Political Culture in America Today

In my college years, I saw America’s university curriculum as a smorgasbord of diverse and delectable ideas. A cornucopia of philosophical, political, and social ideas that were, to me at the time, potentially delicious and also nutritious. I wanted to consume them all.

In contrast, the range of ideas available on social media back then (i.e., radio and TV) was very limited. It was a lonely neighborhood with a cluster of eateries, all of whose menus were comprised of the same half-dozen dishes, all based on the same half-dozen recipes, and all served with only the mildest of spices.

But it was safe and comfortable. Because when it was time to feed yourself, it didn’t matter which restaurant you chose.

When cable TV came along, the menu for new ideas promised a huge expansion as the number of channels went quickly from 13 to nearly 500. Unfortunately, the hoped-for diversity didn’t materialize. The eateries expanded by 4,000%, but the dishes available were all the same.

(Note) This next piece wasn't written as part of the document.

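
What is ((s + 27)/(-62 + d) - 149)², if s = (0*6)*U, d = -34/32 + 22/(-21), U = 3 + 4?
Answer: 10359907379761/464014681 ≈ 22327.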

The internet did indeed expand the diversity of the idea menu exponentially. And for the first 10 to 15 years of this century, there was a flourishing of free ideas, opinions, and sources available to anyone that had access to the World Wide Web.

But then, sometime around 2010, all that rich, intellectual diversity seemed to thin itself out. Online searches for particular social, political, religious, and virtually any other category of collective thinking became more difficult. So difficult that it may as well have been scrubbed from the Web entirely.

Soon after Donald Trump was elected in 2016, another massive change began to take hold that eventually reduced the ideas and opinions available to knowledge seekers to just two: those of the percentage of the population that hated Donald Trump… and those of the Trump lovers.

This final reduction quickly transformed ideas and opinions (and even opinions of facts) into ideational weapons, where they have value only in relationship to whether or not they support one ideology or the other.

And that is where we stand today, with the world defined by ideological tribes that interpret every aspect of human knowledge – from history to psychiatry to medicine to art and literature – in terms of its usefulness in vanquishing (if not eradicating) the enemy.

It’s ugly. It’s also inescapable. For these competing tribal ideologies assert themselves antagonistically. Not just in everything we seek to understand about the world, but in everything we do. From the laws we pass about abortion and discrimination and criminal justice, to what we should do about the Russian occupation of Ukraine and the war between Israel and Hamas.

There is a huge intellectual and emotional advantage to this two-tribe cultural world we now inhabit. Each tribe gets to feel morally superior to the other because, having abandoned believing in the value of ideas, they have the benefit of believing that the ideology they subscribe to is not just absolutely correct, but also absolutely virtuous.

This is extremely dangerous and almost sure to end very badly for both tribes. The emotional mechanism that fuels and informs and preserves ideologies is always and inevitably not just uncharitable and anti-intellectual, it is mindlessly self-destructive.

So, yes, the two-tribe world we Americans now live in was sparked into life by the election of Donald Trump. But something else happened during the Trump presidency. A third group was formed of people that neither hated nor loved him but hated the way the Trump Haters set out to end his presidency by any means necessary. I consider myself one of that group, and I believe there may as many as ten million of us.

We cannot be identified by red hats or black masks or by the color of our skin or by our religion or lack of religion or by the level of our education. If there is something that unites us, it is the value we still hold in ideas, our deep distrust of ideology, and our unwillingness to submit our individuality to any sort of group-think.

And we could be the largest bloc of swing voters. Which would make the outcome of the next election interesting… except that we also are very reluctant to vote.